Mrs. Chirk meekly brought a straw sun-bonnet, and Hilda tied its strings under Pink’s chin, every fibre within her mutely protesting against its extreme ugliness. “She shall not wear that again,” said she to herself, “if I can help it.” But the sweet pale face looked out so joyously from the dingy yellow tunnel that the stern young autocrat relented. “After all, what does it matter?” she thought. “She would look like an angel, even with a real coal-scuttle on her head.” And then she laughed at the thought of a black japanned scuttle crowning those fair locks; and Pink laughed because Hilda laughed; and so they both went laughing out into the sunshine.
CHAPTER VIII.
THE LETTER.
“Nurse Lucy,” said Hildegarde that evening, as they sat in the porch after tea, “why have you never told me about Pink Chirk,—about her being a cripple, I mean? I had no idea of it till I went to see her to-day. How terrible it is!”
“I wonder that I haven’t told you, dear!” replied Nurse Lucy, placidly. “I suppose I am so used to Pink as she is, I forget that she ever was like other people. She is a dear, good child,—his ‘sermon,’ Jacob calls her. He says that whenever he feels impatient or put out, he likes to go down and look at Pink, and hear her talk. ’It takes the crook right out of me!’ he says. Poor Jacob!”
“But how did it happen?” asked Hilda. “She says she was only three years when she—Oh, think of it, Nurse Lucy! It is too dreadful. Tell me how it happened.”
“Don’t ask me, my dear!” said Dame Hartley, sadly. “Why should you hear anything so painful? It would only haunt your mind as it haunted mine for years after. The worst of it was, there was no need of it. Her mother was a young, flighty, careless girl, and she didn’t look after her baby as she should have done. That is all you need know, Hilda, my dear! Poor Susan Chirk! it took the flightiness out of her, and made her the anxious, melancholy soul she has been ever since. Then Bubble was born, and soon after her husband died, and since then she has had a hard time to fend for herself. But Pink has never been any trouble to her, only a help and a comfort; and her neighbors have done what they could from time to time.”

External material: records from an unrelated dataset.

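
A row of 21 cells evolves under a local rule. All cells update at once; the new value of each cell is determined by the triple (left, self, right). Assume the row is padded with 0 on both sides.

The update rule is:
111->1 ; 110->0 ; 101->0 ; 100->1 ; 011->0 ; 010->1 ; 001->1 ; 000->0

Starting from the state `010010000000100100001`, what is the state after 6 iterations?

000111110111101110011

iteration 1: 111111000001111110011
iteration 2: 011110100010111101100
iteration 3: 101100110110011000010
iteration 4: 100011000001100100111
iteration 5: 110100100010011111010
iteration 6: 000111110111101110011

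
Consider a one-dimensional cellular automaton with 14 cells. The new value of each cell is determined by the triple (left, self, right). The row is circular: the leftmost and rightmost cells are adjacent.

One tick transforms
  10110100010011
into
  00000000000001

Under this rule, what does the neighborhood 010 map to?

At position 5 the neighborhood is 010; the next row has 0 there.

0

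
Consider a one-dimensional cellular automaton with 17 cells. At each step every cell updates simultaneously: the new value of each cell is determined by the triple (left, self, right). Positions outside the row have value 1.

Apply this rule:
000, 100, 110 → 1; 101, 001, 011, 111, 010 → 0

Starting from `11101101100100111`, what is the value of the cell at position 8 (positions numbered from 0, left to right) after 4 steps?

1

00100100110010000
10010010011001110
11001001001100010
01100100100111000
position 8 holds 1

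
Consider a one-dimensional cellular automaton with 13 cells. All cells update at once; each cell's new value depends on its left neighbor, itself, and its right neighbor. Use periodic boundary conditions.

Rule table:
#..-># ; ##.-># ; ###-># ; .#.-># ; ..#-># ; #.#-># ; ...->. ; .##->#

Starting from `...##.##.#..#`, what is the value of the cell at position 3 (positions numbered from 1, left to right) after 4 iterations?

#.###########
#############
#############  (fixed point — unchanged through iteration 4)
position 3 holds #

#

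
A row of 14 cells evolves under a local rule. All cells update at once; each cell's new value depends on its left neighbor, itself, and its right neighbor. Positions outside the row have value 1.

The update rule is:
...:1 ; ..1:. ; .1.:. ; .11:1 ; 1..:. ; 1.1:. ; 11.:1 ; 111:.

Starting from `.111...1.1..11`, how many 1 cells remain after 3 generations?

.1.1.1......1.
.......1111...
.11111.1..1.1.
count of 1: 8

8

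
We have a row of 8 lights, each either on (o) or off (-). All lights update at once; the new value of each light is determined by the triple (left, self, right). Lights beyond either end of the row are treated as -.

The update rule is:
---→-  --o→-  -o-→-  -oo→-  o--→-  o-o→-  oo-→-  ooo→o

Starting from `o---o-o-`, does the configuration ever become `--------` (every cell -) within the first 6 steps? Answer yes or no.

step 1: --------
all cells are - at step 1

yes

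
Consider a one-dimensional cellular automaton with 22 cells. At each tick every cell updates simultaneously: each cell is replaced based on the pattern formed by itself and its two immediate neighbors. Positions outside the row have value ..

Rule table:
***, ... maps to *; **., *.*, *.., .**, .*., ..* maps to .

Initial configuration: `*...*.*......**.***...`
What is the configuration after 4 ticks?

*......******.....***.

..*.....****.....*..**
*...***..**..***......
..*..*........*..*****
*......******.....***.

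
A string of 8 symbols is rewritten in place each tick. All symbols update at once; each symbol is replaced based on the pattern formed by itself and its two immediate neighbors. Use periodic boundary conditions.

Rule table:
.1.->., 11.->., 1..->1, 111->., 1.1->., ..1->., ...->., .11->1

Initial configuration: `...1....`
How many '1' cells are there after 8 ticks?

1

....1...
.....1..
......1.
.......1
1.......
.1......
..1.....
...1....
count of 1: 1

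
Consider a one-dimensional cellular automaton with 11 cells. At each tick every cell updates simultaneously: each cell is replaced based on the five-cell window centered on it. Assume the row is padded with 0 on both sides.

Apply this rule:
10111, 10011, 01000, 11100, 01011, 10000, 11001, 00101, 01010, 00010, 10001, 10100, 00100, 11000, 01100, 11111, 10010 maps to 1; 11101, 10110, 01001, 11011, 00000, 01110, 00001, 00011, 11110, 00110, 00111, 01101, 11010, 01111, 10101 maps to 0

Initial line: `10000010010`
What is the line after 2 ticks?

11100110111
00111000101

00111000101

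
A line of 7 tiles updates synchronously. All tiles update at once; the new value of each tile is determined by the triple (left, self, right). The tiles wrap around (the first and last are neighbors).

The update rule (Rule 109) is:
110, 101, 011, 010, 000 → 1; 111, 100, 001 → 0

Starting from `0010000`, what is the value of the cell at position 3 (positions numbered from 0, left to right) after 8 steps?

step 1: 1010111
step 2: 1111100
step 3: 1000100
step 4: 1010100
step 5: 1111100  (repeats step 2; period 3)
step 8: 1111100
position 3 holds 1

1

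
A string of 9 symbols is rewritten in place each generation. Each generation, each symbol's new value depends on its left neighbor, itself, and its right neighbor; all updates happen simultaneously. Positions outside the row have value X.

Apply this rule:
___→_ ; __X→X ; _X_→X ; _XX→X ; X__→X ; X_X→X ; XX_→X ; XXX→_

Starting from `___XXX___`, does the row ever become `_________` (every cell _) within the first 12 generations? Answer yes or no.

yes

X_XX_XX_X
XXXXXXXXX
_________
all cells are _ at generation 3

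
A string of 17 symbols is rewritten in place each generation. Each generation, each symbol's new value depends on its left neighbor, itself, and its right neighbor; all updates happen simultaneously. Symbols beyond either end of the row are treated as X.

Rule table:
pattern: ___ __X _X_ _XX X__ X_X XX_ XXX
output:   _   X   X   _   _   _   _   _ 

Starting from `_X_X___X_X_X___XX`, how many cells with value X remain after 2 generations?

_X_X__XX_X_X__X__
_X_X_X___X_X_XX_X
count of X: 8

8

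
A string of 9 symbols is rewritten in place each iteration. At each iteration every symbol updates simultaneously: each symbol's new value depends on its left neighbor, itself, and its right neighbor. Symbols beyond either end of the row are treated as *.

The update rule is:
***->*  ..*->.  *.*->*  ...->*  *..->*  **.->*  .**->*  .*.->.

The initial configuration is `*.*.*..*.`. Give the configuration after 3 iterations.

**.*.*..*
***.*.*.*
****.*.**

****.*.**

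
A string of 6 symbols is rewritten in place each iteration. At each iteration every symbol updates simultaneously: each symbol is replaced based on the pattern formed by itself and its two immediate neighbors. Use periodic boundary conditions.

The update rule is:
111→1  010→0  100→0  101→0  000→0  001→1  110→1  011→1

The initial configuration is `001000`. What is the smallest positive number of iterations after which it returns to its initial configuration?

010000
100000
000001
000010
000100
001000

6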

Dame Hartley might have said that she and her husband had kept this desolate widow and her children from starvation through many a long winter, and had given her the means of earning her daily bread in summer; had clothed the children, and provided comforts for the crippled girl. But this was not Nurse Lucy’s way. The neighbors had done what they could, she said; and now Bubble was earning good wages for a boy, and was sure to get on well, being bright and industrious; and Mrs. Chirk took in weaving to do for the neighbors, and went out sometimes to work by the day; and so they were really getting on very well,—better than one could have hoped.